Ultrafast, reconfigurable all-optical beam steering and spatial light modulation

TL;DR

This paper demonstrates ultrafast, reconfigurable all-optical beam steering and spatial light modulation using a high-Q metasurface and the Kerr effect, achieving sub-100 femtosecond response times and dynamic control in the near-infrared.

Contribution

It introduces a novel approach leveraging the Kerr effect in high-Q metasurfaces for ultrafast, all-optical light modulation with unprecedented spatial and temporal resolution.

Findings

Pulse-limited beam steering with 74-fs response time

Achieved steering angles up to ±13° in the near-infrared

Demonstrated arbitrary ultrafast spatial light modulation in two dimensions

Abstract

Achieving spatiotemporal control of light at subwavelength and subcycle scales is an important milestone in the development of new photonic materials and technologies. Ultrafast spatiotemporal light modulation currently relies on electronic interband and intraband transitions that yield pronounced refractive index changes but typically suffer from slow, picosecond response times due to carrier relaxation.

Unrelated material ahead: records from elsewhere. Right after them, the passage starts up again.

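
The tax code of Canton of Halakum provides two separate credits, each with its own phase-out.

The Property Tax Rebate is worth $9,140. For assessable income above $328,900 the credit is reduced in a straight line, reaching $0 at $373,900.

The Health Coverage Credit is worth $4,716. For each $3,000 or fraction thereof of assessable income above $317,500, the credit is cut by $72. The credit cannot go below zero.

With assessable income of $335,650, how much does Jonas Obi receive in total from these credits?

$11,981

Property Tax Rebate: $335,650 is $6,750 into a $45,000 phase-out range, leaving 38,250/45,000 of the credit: $9,140 × 38,250/45,000 = $7,769.
Health Coverage Credit: income exceeds $317,500 by $18,150, which is 7 full-or-partial $3,000 increments; reduction = 7 × $72 = $504, leaving $4,212.
Total: $7,769 + $4,212 = $11,981.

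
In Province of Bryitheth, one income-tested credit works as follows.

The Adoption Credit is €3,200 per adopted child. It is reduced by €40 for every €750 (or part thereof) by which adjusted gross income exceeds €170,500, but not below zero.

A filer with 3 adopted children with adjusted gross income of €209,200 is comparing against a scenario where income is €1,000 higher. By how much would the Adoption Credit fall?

€40

At €209,200 — base = 3 × €3,200 = €9,600. income exceeds €170,500 by €38,700, which is 52 full-or-partial €750 increments; reduction = 52 × €40 = €2,080, leaving €7,520.
At €210,200 — base = 3 × €3,200 = €9,600. income exceeds €170,500 by €39,700, which is 53 full-or-partial €750 increments; reduction = 53 × €40 = €2,120, leaving €7,480.
Lost: €7,520 − €7,480 = €40.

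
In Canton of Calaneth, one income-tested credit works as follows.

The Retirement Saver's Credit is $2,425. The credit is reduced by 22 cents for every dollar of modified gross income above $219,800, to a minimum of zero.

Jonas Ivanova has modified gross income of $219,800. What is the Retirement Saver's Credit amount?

Retirement Saver's Credit: $219,800 is at or below the $219,800 threshold, so the full $2,425 applies.

$2,425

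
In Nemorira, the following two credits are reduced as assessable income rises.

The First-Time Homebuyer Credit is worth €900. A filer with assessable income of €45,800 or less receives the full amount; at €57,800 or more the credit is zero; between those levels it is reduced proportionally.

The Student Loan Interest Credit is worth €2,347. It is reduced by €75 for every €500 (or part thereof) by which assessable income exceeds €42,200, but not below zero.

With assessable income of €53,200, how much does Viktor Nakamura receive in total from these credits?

First-Time Homebuyer Credit: €53,200 is €7,400 into a €12,000 phase-out range, leaving 4,600/12,000 of the credit: €900 × 4,600/12,000 = €345.
Student Loan Interest Credit: income exceeds €42,200 by €11,000, which is 22 full-or-partial €500 increments; reduction = 22 × €75 = €1,650, leaving €697.
Total: €345 + €697 = €1,042.

€1,042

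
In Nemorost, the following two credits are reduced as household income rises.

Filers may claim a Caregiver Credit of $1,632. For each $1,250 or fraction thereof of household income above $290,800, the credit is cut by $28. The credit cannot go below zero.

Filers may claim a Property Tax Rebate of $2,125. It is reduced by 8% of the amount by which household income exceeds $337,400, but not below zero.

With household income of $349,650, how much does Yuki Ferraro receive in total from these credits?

Caregiver Credit: income exceeds $290,800 by $58,850, which is 48 full-or-partial $1,250 increments; reduction = 48 × $28 = $1,344, leaving $288.
Property Tax Rebate: 8% of the $12,250 excess over $337,400 is $980; credit = $2,125 − $980 = $1,145.
Total: $288 + $1,145 = $1,433.

$1,433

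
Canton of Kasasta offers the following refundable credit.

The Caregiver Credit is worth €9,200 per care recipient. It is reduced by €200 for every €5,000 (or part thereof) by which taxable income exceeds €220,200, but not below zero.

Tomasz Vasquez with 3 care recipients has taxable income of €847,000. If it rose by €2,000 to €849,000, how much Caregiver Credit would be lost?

€0

At €847,000 — base = 3 × €9,200 = €27,600. income exceeds €220,200 by €626,800, which is 126 full-or-partial €5,000 increments; reduction = 126 × €200 = €25,200, leaving €2,400.
At €849,000 — base = 3 × €9,200 = €27,600. income exceeds €220,200 by €628,800, which is 126 full-or-partial €5,000 increments; reduction = 126 × €200 = €25,200, leaving €2,400.
Lost: €2,400 − €2,400 = €0.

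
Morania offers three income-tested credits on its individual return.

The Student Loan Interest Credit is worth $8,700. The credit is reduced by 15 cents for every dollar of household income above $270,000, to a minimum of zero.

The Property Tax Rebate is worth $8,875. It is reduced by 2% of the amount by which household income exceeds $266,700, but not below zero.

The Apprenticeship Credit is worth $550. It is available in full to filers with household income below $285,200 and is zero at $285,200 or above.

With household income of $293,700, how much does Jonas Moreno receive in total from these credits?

$13,480

Student Loan Interest Credit: 15% of the $23,700 excess over $270,000 is $3,555; credit = $8,700 − $3,555 = $5,145.
Property Tax Rebate: 2% of the $27,000 excess over $266,700 is $540; credit = $8,875 − $540 = $8,335.
Apprenticeship Credit: $293,700 meets or exceeds the $285,200 cutoff, so the credit is $0.
Total: $5,145 + $8,335 + $0 = $13,480.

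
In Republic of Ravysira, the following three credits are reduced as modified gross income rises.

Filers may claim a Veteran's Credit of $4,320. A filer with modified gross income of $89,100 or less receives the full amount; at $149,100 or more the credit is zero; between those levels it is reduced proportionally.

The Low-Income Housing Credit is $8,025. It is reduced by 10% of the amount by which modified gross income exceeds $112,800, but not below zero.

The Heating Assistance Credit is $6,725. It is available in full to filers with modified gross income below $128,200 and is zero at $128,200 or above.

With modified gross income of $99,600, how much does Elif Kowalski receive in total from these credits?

$18,314

Veteran's Credit: $99,600 is $10,500 into a $60,000 phase-out range, leaving 49,500/60,000 of the credit: $4,320 × 49,500/60,000 = $3,564.
Low-Income Housing Credit: $99,600 is at or below the $112,800 threshold, so the full $8,025 applies.
Heating Assistance Credit: $99,600 is below the $128,200 cutoff, so the full $6,725 applies.
Total: $3,564 + $8,025 + $6,725 = $18,314.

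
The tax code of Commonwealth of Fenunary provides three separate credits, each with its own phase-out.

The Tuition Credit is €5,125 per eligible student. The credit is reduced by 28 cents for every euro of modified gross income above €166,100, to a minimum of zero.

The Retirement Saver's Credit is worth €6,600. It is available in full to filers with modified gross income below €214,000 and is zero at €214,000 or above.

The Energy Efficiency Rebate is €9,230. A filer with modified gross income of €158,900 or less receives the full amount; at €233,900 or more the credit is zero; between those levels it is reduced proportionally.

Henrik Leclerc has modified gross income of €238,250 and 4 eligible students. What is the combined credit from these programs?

Tuition Credit: base = 4 × €5,125 = €20,500. 28% of the €72,150 excess over €166,100 is €20,202; credit = €20,500 − €20,202 = €298.
Retirement Saver's Credit: €238,250 meets or exceeds the €214,000 cutoff, so the credit is €0.
Energy Efficiency Rebate: €238,250 is at or above €233,900, so the credit is €0.
Total: €298 + €0 + €0 = €298.

€298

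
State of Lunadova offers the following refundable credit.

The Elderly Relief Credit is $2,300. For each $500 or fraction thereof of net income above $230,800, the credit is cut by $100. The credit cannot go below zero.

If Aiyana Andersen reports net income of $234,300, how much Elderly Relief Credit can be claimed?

Elderly Relief Credit: income exceeds $230,800 by $3,500, which is 7 full-or-partial $500 increments; reduction = 7 × $100 = $700, leaving $1,600.

$1,600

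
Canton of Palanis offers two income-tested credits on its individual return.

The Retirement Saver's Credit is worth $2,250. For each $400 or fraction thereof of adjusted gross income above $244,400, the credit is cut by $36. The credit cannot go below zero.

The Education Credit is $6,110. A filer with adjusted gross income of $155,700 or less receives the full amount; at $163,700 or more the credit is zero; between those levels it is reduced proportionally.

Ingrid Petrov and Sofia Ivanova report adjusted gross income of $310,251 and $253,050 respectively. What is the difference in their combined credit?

$1,458

Ingrid ($310,251): Retirement Saver's Credit: income exceeds $244,400 by $65,851 → 165 increments × $36 = $5,940 ≥ base, so the credit is $0. Education Credit: $310,251 is at or above $163,700, so the credit is $0. total $0 + $0 = $0
Sofia ($253,050): Retirement Saver's Credit: income exceeds $244,400 by $8,650, which is 22 full-or-partial $400 increments; reduction = 22 × $36 = $792, leaving $1,458. Education Credit: $253,050 is at or above $163,700, so the credit is $0. total $1,458 + $0 = $1,458
Difference: |$0 − $1,458| = $1,458.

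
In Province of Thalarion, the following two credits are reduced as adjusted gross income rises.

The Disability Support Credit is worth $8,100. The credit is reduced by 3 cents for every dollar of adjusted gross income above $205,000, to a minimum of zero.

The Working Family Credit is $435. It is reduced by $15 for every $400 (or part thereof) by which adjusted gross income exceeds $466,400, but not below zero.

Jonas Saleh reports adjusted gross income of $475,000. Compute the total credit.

Disability Support Credit: 3% of the $270,000 excess over $205,000 is $8,100 ≥ base, so the credit is $0.
Working Family Credit: income exceeds $466,400 by $8,600, which is 22 full-or-partial $400 increments; reduction = 22 × $15 = $330, leaving $105.
Total: $0 + $105 = $105.

$105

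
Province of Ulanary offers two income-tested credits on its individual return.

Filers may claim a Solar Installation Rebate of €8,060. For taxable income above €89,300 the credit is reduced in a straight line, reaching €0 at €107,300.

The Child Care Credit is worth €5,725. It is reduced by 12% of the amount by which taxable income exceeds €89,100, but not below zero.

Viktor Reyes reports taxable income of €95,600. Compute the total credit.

€10,184

Solar Installation Rebate: €95,600 is €6,300 into a €18,000 phase-out range, leaving 11,700/18,000 of the credit: €8,060 × 11,700/18,000 = €5,239.
Child Care Credit: 12% of the €6,500 excess over €89,100 is €780; credit = €5,725 − €780 = €4,945.
Total: €5,239 + €4,945 = €10,184.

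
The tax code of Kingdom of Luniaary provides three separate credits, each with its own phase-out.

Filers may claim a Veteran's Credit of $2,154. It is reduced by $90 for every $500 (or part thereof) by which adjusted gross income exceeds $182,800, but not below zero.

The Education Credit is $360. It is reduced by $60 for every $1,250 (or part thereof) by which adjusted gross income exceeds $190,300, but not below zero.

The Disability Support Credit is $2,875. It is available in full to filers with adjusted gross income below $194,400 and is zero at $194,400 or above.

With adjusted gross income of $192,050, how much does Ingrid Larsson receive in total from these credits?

$3,559

Veteran's Credit: income exceeds $182,800 by $9,250, which is 19 full-or-partial $500 increments; reduction = 19 × $90 = $1,710, leaving $444.
Education Credit: income exceeds $190,300 by $1,750, which is 2 full-or-partial $1,250 increments; reduction = 2 × $60 = $120, leaving $240.
Disability Support Credit: $192,050 is below the $194,400 cutoff, so the full $2,875 applies.
Total: $444 + $240 + $2,875 = $3,559.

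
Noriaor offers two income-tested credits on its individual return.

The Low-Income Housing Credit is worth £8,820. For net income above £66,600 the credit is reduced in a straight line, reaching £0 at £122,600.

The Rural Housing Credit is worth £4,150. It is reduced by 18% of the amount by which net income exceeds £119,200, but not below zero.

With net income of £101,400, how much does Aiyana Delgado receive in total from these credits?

Low-Income Housing Credit: £101,400 is £34,800 into a £56,000 phase-out range, leaving 21,200/56,000 of the credit: £8,820 × 21,200/56,000 = £3,339.
Rural Housing Credit: £101,400 is at or below the £119,200 threshold, so the full £4,150 applies.
Total: £3,339 + £4,150 = £7,489.

£7,489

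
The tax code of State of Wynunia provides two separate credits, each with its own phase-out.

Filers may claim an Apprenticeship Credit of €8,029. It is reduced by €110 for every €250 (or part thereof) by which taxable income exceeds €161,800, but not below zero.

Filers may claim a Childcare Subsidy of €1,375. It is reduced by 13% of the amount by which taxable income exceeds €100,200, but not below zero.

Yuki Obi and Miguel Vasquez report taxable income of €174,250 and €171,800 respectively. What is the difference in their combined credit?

€1,100

Yuki (€174,250): Apprenticeship Credit: income exceeds €161,800 by €12,450, which is 50 full-or-partial €250 increments; reduction = 50 × €110 = €5,500, leaving €2,529. Childcare Subsidy: 13% of the €74,050 excess over €100,200 is €9,626.50 ≥ base, so the credit is €0. total €2,529 + €0 = €2,529
Miguel (€171,800): Apprenticeship Credit: income exceeds €161,800 by €10,000, which is 40 full-or-partial €250 increments; reduction = 40 × €110 = €4,400, leaving €3,629. Childcare Subsidy: 13% of the €71,600 excess over €100,200 is €9,308 ≥ base, so the credit is €0. total €3,629 + €0 = €3,629
Difference: |€2,529 − €3,629| = €1,100.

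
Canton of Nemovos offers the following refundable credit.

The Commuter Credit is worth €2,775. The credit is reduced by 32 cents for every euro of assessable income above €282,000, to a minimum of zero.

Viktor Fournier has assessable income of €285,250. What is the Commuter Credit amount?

Commuter Credit: 32% of the €3,250 excess over €282,000 is €1,040; credit = €2,775 − €1,040 = €1,735.

€1,735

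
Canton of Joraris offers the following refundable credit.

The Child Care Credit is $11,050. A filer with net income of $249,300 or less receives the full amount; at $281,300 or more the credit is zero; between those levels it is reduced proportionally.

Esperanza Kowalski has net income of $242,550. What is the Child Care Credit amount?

Child Care Credit: $242,550 is at or below the $249,300 threshold, so the full $11,050 applies.

$11,050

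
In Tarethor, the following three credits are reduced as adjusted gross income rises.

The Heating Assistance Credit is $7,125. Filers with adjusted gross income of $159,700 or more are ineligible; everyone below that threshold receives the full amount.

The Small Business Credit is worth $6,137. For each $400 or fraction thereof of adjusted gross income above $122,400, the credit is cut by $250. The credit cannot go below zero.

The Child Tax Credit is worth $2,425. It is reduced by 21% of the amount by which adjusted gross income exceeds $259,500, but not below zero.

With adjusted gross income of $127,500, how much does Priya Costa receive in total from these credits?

$12,437

Heating Assistance Credit: $127,500 is below the $159,700 cutoff, so the full $7,125 applies.
Small Business Credit: income exceeds $122,400 by $5,100, which is 13 full-or-partial $400 increments; reduction = 13 × $250 = $3,250, leaving $2,887.
Child Tax Credit: $127,500 is at or below the $259,500 threshold, so the full $2,425 applies.
Total: $7,125 + $2,887 + $2,425 = $12,437.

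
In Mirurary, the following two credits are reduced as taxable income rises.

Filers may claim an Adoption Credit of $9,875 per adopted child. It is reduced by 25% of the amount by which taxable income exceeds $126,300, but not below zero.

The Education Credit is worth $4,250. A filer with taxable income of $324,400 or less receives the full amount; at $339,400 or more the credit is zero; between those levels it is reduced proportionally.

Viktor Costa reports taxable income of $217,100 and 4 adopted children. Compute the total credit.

Adoption Credit: base = 4 × $9,875 = $39,500. 25% of the $90,800 excess over $126,300 is $22,700; credit = $39,500 − $22,700 = $16,800.
Education Credit: $217,100 is at or below the $324,400 threshold, so the full $4,250 applies.
Total: $16,800 + $4,250 = $21,050.

$21,050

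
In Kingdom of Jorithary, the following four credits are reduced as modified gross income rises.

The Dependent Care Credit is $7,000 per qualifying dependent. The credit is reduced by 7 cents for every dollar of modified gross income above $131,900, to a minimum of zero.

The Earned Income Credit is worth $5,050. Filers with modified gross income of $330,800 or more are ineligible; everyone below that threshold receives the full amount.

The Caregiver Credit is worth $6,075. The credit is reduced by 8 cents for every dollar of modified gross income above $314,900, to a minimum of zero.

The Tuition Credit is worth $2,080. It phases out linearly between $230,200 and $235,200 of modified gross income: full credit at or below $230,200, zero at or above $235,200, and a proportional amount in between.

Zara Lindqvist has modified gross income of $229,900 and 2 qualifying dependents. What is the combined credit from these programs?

$20,345

Dependent Care Credit: base = 2 × $7,000 = $14,000. 7% of the $98,000 excess over $131,900 is $6,860; credit = $14,000 − $6,860 = $7,140.
Earned Income Credit: $229,900 is below the $330,800 cutoff, so the full $5,050 applies.
Caregiver Credit: $229,900 is at or below the $314,900 threshold, so the full $6,075 applies.
Tuition Credit: $229,900 is at or below the $230,200 threshold, so the full $2,080 applies.
Total: $7,140 + $5,050 + $6,075 + $2,080 = $20,345.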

Here we show that by leveraging resonant light-matter interactions in a high-quality factor metasurface it is possible to use the optical Kerr effect, a weaker, but instantaneous optoelectronic polarization effect, to achieve ultrafast, reconfigurable light modulation with unprecedented spatial and temporal control. By the subwavelength all-optical tuning of the refractive index of the dielectric metasurface unit cells, we experimentally demonstrate pulse-limited beam steering with a 74-fs response time at angles up to $\pm $13{\deg} in the near-infrared. The steering originates from the Kerr effect with a background contribution arising from slower two-photon-excited free carrier absorption. Additionally, we observe spatial back-action, linear frequency conversion, and demonstrate arbitrary ultrafast spatial light modulation in two dimensions. Our findings open the possibility of realizing new ultrafast physics in metastructures with applications in signal processing, pulse shaping, and ultrafast imaging.